Quelle que soit la raison des échecs passés, il est important que vous reveniez vers votre équipe avec un diagnostic détaillé de ce qui n’a pas fonctionné. Romain a analysé comment chacun des efforts passés de son entreprise a été conçu, par qui, à quel stade de l’initiative les signes d’échec ont commencé à se manifester, et ce qui a empêché l’organisation de corriger le tir. Il a intégré ces informations dans son plan afin de démontrer comment il éviterait de répéter ces erreurs. Son franc-parler a permis de désarmer une partie du cynisme de l’équipe. Le fait de nommer honnêtement les raisons pour lesquelles ils avaient échoué a en fait augmenté l’espoir des gens de réussir avec l’approche de Craig.
Demandez régulièrement en quoi votre plan de changement est différent des efforts passés.
De nombreux dirigeants traitent les changements majeurs comme une campagne politique.

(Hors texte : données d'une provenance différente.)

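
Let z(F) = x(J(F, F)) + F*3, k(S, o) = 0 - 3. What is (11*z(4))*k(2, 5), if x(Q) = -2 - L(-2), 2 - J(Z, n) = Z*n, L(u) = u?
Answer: -396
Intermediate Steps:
k(S, o) = -3
J(Z, n) = 2 - Z*n
x(Q) = 0 (x(Q) = -2 - 1*(-2) = -2 + 2 = 0)
z(F) = 3*F (z(F) = 0 + F*3 = 0 + 3*F = 3*F)
(11*z(4))*k(2, 5) = (11*(3*4))*(-3) = (11*12)*(-3) = 132*(-3) = -396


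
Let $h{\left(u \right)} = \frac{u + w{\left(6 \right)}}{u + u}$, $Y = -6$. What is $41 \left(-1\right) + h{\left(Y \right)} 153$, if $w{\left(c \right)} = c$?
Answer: $-41$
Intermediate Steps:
$h{\left(u \right)} = \frac{6 + u}{2 u}$ ($h{\left(u \right)} = \frac{u + 6}{u + u} = \frac{6 + u}{2 u}$)
$41 \left(-1\right) + h{\left(Y \right)} 153 = 41 \left(-1\right) + \frac{6 - 6}{2 \left(-6\right)} 153 = -41 + \frac{1}{2} \left(- \frac{1}{6}\right) 0 \cdot 153 = -41 + 0 \cdot 153 = -41 + 0 = -41$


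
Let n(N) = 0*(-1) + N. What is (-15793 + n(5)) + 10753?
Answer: -5035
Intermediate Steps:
n(N) = N (n(N) = 0 + N = N)
(-15793 + n(5)) + 10753 = (-15793 + 5) + 10753 = -15788 + 10753 = -5035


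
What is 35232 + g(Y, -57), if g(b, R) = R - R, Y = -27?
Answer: 35232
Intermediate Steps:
g(b, R) = 0
35232 + g(Y, -57) = 35232 + 0 = 35232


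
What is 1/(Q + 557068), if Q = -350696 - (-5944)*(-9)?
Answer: 1/152876 ≈ 6.5412e-6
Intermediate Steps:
Q = -404192 (Q = -350696 - 1*53496 = -350696 - 53496 = -404192)
1/(Q + 557068) = 1/(-404192 + 557068) = 1/152876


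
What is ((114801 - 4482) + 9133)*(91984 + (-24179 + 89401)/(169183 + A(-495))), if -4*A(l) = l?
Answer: 7441179829247712/677227 ≈ 1.0988e+10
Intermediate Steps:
A(l) = -l/4
((114801 - 4482) + 9133)*(91984 + (-24179 + 89401)/(169183 + A(-495))) = ((114801 - 4482) + 9133)*(91984 + (-24179 + 89401)/(169183 - 1/4*(-495))) = (110319 + 9133)*(91984 + 65222/(169183 + 495/4)) = 119452*(91984 + 65222/(677227/4)) = 119452*(91984 + 65222*(4/677227)) = 119452*(91984 + 260888/677227) = 119452*(62294309256/677227) = 7441179829247712/677227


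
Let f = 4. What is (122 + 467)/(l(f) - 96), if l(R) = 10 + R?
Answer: -589/82 ≈ -7.1829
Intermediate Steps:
(122 + 467)/(l(f) - 96) = (122 + 467)/((10 + 4) - 96) = 589/(14 - 96) = 589/(-82) = 589*(-1/82) = -589/82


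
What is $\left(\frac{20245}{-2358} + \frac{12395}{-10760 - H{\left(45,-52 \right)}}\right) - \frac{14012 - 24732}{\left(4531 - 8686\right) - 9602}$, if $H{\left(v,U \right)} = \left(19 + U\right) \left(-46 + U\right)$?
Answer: $- \frac{1163323475005}{113487862491} \approx -10.251$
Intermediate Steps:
$H{\left(v,U \right)} = \left(-46 + U\right) \left(19 + U\right)$
$\left(\frac{20245}{-2358} + \frac{12395}{-10760 - H{\left(45,-52 \right)}}\right) - \frac{14012 - 24732}{\left(4531 - 8686\right) - 9602} = \left(\frac{20245}{-2358} + \frac{12395}{-10760 - \left(-874 + \left(-52\right)^{2} - -1404\right)}\right) - \frac{14012 - 24732}{\left(4531 - 8686\right) - 9602} = \left(20245 \left(- \frac{1}{2358}\right) + \frac{12395}{-10760 - \left(-874 + 2704 + 1404\right)}\right) - - \frac{10720}{\left(4531 - 8686\right) - 9602} = \left(- \frac{20245}{2358} + \frac{12395}{-10760 - 3234}\right) - - \frac{10720}{-4155 - 9602} = \left(- \frac{20245}{2358} + \frac{12395}{-10760 - 3234}\right) - - \frac{10720}{-13757} = \left(- \frac{20245}{2358} + \frac{12395}{-13994}\right) - \left(-10720\right) \left(- \frac{1}{13757}\right) = \left(- \frac{20245}{2358} + 12395 \left(- \frac{1}{13994}\right)\right) - \frac{10720}{13757} = \left(- \frac{20245}{2358} - \frac{12395}{13994}\right) - \frac{10720}{13757} = - \frac{78133985}{8249463} - \frac{10720}{13757} = - \frac{1163323475005}{113487862491}$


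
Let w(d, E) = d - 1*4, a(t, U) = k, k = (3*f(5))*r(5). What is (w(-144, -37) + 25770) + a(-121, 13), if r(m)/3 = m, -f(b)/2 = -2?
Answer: 25802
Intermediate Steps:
f(b) = 4 (f(b) = -2*(-2) = 4)
r(m) = 3*m
k = 180 (k = (3*4)*(3*5) = 12*15 = 180)
a(t, U) = 180
w(d, E) = -4 + d (w(d, E) = d - 4 = -4 + d)
(w(-144, -37) + 25770) + a(-121, 13) = ((-4 - 144) + 25770) + 180 = (-148 + 25770) + 180 = 25622 + 180 = 25802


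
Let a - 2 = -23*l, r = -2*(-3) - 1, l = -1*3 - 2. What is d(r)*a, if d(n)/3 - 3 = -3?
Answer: 0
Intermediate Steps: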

Ils font des tournées de présentation pour vanter les avantages du changement, expliquer pourquoi il est important que les gens s’engagent et remercier tout le monde de travailler dur. Ils mettent souvent un point d’honneur à dire aux gens pourquoi le changement va réussir, en proclamant des choses comme « Ce sont nos excellents collaborateurs qui vont faire que ça marche », tout en laissant entendre que leur idée brillante est le véritable moteur du succès. Les leaders qui veulent éviter de répéter les échecs du passé ne disent rien à personne. Ils demandent aux gens de leur dire si et comment leur plan de changement est différent, afin d’apprendre. Puis ils utilisent ces informations pour rester sur la bonne voie.
Au cours des six premiers mois de son initiative, Romain a rendu visite à chaque équipe du département des opérations pour vérifier les progrès réalisés. Il leur a demandé : « En quoi ce changement vous semble-t-il différent des efforts passés ? » et « Y a-t-il des aspects familiers qui vous préoccupent ? ». En demandant aux membres de l’équipe de réfléchir aux efforts passés, Romain a aidé l’ensemble de son département à en savoir plus sur le changement et sur eux-mêmes. Cela leur a permis de maintenir leur engagement dans le temps.
Le changement organisationnel est l’un des défis de leadership les plus difficiles à relever de nos jours. Votre organisation a sans doute connu des échecs dans le passé, dont certains sont peut-être les vôtres. C’est une raison de plus pour en assumer la responsabilité et en tirer des enseignements. Commencez votre prochain effort de changement en vous excusant pour vos échecs passés, qu’ils soient les vôtres ou non, puis utilisez les étapes ci-dessus pour éviter de les répéter.